题目描述:
Given a non-negative index k where k ≤ 33, return the kth index row of the Pascal's triangle.
Note that the row index starts from 0.
In Pascal's triangle, each number is the sum of the two numbers directly above it.
Example:
Input: 3
Output: [1,3,3,1]Follow up:
Could you optimize your algorithm to use only O(k) extra space?
题目描述:
给出一个非负的索引k(k小于等于33),返回第k行的帕斯卡三角的数
注意行索引从0开始
另外:
你的解法的空间复杂度能否为n
题目解法:
1.我的解法。其实跟上一题的解法基本相同。索引是从0开始的,所以我先对索引 + 1方便操作;剩下的跟上一题思路完全一样,不同点在于返回的值不同。
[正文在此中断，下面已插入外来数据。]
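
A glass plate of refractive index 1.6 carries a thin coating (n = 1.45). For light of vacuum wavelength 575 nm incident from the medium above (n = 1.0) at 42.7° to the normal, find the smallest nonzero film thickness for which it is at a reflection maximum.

Ray reflecting at the top interface goes from n = 1.0 toward n = 1.45: a half-wave phase shift.
Ray reflecting at the bottom interface goes from n = 1.45 toward n = 1.6: a half-wave phase shift.
The two reflections carry the same phase change, so no net offset.
With no net inversion, constructive interference in reflection requires 2 n t cos θ_r = m λ.
Snell's law: 1.0 sin 42.7° = 1.45 sin θ_r → sin θ_r = 0.468, cos θ_r = 0.884.
Minimum nonzero at m = 1: t = λ / (2 n cos θ_r) = 575 / (2 × 1.45 × 0.884) = 224 nm.

224 nm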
代码如下:
class Solution {
public List<Integer> getRow(int rowIndex) {
rowIndex += 1;
List<Integer> list= new ArrayList();
if(rowIndex < 1) return list;
int[] tempArray = new int[rowIndex];
for(int i = 1;i <= rowIndex;i++) {
list= new ArrayList();
for(int j = 1; j <= i;j++) {
if(j == 1) list.add(1);
else if(j == i) list.add(1);
else {
int temp = tempArray[j - 2] + tempArray[j - 1];
list.add(temp);
}
}
for(int k = 0;k < list.size();k++) {
tempArray[k] = list.get(k);
}
}
return list;
}
}